Le dernier film du réalisateur Xavier Giannoli, 'Les Rayons et les ombres', dévoilé ce mercredi, remémore les douloureux souvenirs de l’Occupation à Vernon, dans l’Eure. Le film retrace l’histoire de Jean Luchaire, un patron de presse collaborationniste exécuté en 1946, et de sa fille Corinne, interprétés par Jean Dujardin et Nastya Golubeva.
C'est dans cette commune gravement touchée par les bombardements en 1940 que Luchaire acquiert le château Saint-Lazare, une bâtisse entourée d'un vaste parc.
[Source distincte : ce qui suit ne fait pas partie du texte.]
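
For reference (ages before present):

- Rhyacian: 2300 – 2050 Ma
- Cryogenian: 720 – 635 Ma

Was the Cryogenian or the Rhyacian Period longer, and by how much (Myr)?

Rhyacian, by 165 million years

Cryogenian: 720 − 635 = 85 Myr.
Rhyacian: 2300 − 2050 = 250 Myr.
Difference: 250 − 85 = 165 Myr, so the Rhyacian was longer.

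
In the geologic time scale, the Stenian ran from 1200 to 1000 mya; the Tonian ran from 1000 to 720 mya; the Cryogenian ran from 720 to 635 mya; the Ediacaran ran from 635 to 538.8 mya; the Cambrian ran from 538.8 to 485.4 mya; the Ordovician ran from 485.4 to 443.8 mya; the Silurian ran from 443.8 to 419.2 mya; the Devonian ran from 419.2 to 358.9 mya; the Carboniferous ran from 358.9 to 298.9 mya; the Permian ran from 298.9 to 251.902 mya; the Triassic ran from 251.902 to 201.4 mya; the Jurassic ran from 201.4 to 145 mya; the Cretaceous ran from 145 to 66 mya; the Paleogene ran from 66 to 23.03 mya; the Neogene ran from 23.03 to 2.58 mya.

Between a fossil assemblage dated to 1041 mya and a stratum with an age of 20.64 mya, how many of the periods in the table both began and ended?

The older date is 1041 Ma and the younger is 20.64 Ma.
Periods with start < 1041 and end > 20.64 Ma: Tonian (1000–720), Cryogenian (720–635), Ediacaran (635–538.8), Cambrian (538.8–485.4), Ordovician (485.4–443.8), Silurian (443.8–419.2), Devonian (419.2–358.9), Carboniferous (358.9–298.9), Permian (298.9–251.902), Triassic (251.902–201.4), Jurassic (201.4–145), Cretaceous (145–66), Paleogene (66–23.03).
That is 13 complete periods.

13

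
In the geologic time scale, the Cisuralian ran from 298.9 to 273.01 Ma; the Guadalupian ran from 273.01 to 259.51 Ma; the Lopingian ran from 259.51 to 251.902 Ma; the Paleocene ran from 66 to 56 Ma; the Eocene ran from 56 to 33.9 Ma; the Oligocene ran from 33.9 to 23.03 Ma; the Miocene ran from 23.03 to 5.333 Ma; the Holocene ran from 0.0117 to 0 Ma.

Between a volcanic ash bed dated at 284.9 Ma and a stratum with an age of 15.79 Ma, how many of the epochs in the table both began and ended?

The older date is 284.9 Ma and the younger is 15.79 Ma.
Epochs with start < 284.9 and end > 15.79 Ma: Guadalupian (273.01–259.51), Lopingian (259.51–251.902), Paleocene (66–56), Eocene (56–33.9), Oligocene (33.9–23.03).
That is 5 complete epochs.

5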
Ce manoir, anciennement une léproserie, devient son refuge à partir de 1942 jusqu'en 1944.
Seule subsiste l’aile nord, le reste a été détruit
« Sa décision de se retirer ici était surtout influencée par l'état de santé de sa fille, atteinte de tuberculose », relate Alexandre Révérend, résident actuel de l’aile nord du manoir désormais en ruines depuis 1971. Luchaire espérait qu'un changement de cadre pourrait améliorer la santé de sa fille, malgré l'échec de cette entreprise.
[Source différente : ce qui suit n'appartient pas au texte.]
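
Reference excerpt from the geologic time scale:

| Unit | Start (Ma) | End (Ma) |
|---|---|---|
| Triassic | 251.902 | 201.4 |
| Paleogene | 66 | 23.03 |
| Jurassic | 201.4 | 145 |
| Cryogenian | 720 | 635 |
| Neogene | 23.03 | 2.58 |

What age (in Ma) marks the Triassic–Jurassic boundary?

201.4 Ma

The Triassic ends and the Jurassic begins at 201.4 Ma.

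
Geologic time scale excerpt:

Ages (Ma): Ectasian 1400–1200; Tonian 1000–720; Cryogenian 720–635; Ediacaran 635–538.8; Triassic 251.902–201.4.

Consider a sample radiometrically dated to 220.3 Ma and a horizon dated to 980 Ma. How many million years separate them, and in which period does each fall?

Elapsed time: 980 − 220.3 = 759.7 Myr.
220.3 Ma lies within 251.902–201.4 Ma: Triassic.
980 Ma lies within 1000–720 Ma: Tonian.

759.7 million years apart; the first in the Triassic, the second in the Tonian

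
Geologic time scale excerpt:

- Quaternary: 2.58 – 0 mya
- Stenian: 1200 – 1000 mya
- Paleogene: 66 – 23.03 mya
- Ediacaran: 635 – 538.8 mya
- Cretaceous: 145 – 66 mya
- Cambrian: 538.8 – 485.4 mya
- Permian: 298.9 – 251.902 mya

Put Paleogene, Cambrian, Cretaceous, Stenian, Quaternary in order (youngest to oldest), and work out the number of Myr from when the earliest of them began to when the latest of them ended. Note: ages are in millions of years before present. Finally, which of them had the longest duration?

Start ages (Ma): Stenian 1200, Cambrian 538.8, Cretaceous 145, Paleogene 66, Quaternary 2.58.
Ordered youngest to oldest: Quaternary, Paleogene, Cretaceous, Cambrian, Stenian.
Span = 1200 − 0 = 1200 Myr.
Durations: Stenian 200, Paleogene 42.97, Quaternary 2.58, Cambrian 53.4, Cretaceous 79 → longest is Stenian (200 Myr).

Quaternary → Paleogene → Cretaceous → Cambrian → Stenian; total span 1200 Myr; longest is Stenian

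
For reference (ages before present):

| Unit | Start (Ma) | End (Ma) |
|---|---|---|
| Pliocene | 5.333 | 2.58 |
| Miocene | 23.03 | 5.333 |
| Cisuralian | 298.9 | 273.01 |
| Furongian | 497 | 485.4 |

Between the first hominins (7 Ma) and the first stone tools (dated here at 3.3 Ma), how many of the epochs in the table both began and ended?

0

The older date is 7 Ma and the younger is 3.3 Ma.
No epoch both begins after 7 Ma and ends before 3.3 Ma, so the count is 0.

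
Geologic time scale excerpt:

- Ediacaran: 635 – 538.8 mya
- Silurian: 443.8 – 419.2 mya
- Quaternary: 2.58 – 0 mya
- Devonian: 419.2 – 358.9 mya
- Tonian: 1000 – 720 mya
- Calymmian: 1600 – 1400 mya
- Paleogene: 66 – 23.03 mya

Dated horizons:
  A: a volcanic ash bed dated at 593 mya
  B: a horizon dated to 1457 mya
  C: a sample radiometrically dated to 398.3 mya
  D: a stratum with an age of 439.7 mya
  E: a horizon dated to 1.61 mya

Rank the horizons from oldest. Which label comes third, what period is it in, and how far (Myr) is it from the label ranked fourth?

D, in the Silurian; 41.4 million years to C

Sorted oldest-first by Ma: B (1457), A (593), D (439.7), C (398.3), E (1.61).
The third oldest is D at 439.7 Ma, which lies in 443.8–419.2 Ma: the Silurian.
The fourth oldest is C at 398.3 Ma; separation = |439.7 − 398.3| = 41.4 Myr.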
Couvée par un système vichyste, la famille Luchaire menait une vie fastueuse, faisant appel au marché noir alors que la population locale faisait face aux strictes rationnements. « Les soirées extravagantes au manoir créaient un décalage insupportable pour les habitants », ajoute Révérend, passionné par l’histoire parfois sombre de cette résidence.
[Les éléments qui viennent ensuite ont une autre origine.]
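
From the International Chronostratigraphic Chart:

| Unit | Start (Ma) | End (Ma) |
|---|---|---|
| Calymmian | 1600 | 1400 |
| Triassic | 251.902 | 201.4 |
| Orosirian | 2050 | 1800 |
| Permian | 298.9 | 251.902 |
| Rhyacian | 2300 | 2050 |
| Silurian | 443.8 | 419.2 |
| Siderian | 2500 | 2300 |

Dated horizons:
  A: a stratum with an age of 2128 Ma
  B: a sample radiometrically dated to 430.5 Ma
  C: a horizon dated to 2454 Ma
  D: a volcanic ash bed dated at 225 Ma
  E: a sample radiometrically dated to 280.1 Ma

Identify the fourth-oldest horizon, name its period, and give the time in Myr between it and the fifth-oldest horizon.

Sorted oldest-first by Ma: C (2454), A (2128), B (430.5), E (280.1), D (225).
The fourth oldest is E at 280.1 Ma, which lies in 298.9–251.902 Ma: the Permian.
The fifth oldest is D at 225 Ma; separation = |280.1 − 225| = 55.1 Myr.

E, in the Permian; 55.1 million years to D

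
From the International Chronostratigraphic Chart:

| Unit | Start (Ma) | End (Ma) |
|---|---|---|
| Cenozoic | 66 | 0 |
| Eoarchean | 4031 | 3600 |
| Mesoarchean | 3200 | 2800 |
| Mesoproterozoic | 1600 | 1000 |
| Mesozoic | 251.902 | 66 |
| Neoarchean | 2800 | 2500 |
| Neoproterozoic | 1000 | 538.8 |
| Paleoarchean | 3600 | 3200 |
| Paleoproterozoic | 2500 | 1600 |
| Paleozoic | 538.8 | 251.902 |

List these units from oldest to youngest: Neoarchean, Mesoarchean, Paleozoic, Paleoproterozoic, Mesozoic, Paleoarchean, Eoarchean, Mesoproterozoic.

Sorting by start age (descending Ma, since larger Ma = older): Eoarchean start 4031, Paleoarchean start 3600, Mesoarchean start 3200, Neoarchean start 2800, Paleoproterozoic start 2500, Mesoproterozoic start 1600, Paleozoic start 538.8, Mesozoic start 251.902.

Eoarchean → Paleoarchean → Mesoarchean → Neoarchean → Paleoproterozoic → Mesoproterozoic → Paleozoic → Mesozoic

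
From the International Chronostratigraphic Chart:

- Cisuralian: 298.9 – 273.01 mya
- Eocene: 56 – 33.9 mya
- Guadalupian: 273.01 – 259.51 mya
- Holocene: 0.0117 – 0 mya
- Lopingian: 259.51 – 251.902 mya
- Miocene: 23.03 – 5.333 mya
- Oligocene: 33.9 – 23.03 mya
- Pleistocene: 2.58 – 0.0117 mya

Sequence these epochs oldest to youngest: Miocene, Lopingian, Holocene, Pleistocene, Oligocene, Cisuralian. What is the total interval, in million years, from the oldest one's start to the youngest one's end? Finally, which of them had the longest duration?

Cisuralian → Lopingian → Oligocene → Miocene → Pleistocene → Holocene; total span 298.9 Myr; longest is Cisuralian

From the excerpt: Miocene 23.03–5.333; Lopingian 259.51–251.902; Holocene 0.0117–0; Pleistocene 2.58–0.0117; Oligocene 33.9–23.03; Cisuralian 298.9–273.01 (Ma).
Larger Ma is earlier, so the oldest is Cisuralian and the youngest is Holocene; oldest to youngest: Cisuralian, Lopingian, Oligocene, Miocene, Pleistocene, Holocene.
Oldest start 298.9 minus youngest end 0 gives 298.9 Myr overall.
Individual lengths (start − end): Oligocene 10.87; Cisuralian 25.89; Lopingian 7.608; Holocene 0.0117; Miocene 17.697; Pleistocene 2.5683. The largest is Cisuralian at 25.89 Myr.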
Les souvenirs de cette période, tels les bunkers dissimulés par les Normands, s'effacent progressivement. Le récit de l’actrice Corinne, qui disparaît prématurément à 28 ans, devient difficile à dénicher, se trouvant parfois dans des librairies d’un certain courant politique. Révérend se remémore un dîner qu'il a partagé avec Giannoli et Dujardin, dans lequel ils ont échangé sur ce pan méconnu de l'Histoire.
Bien que le film de Giannoli n’explore pas le château Saint-Lazare, les festivités décrites rappellent inévitablement les célébrations qui s’y déroulaient, illustrant les espoirs pacifistes d’un homme dont le relâchement moral était causé par l’appât du gain.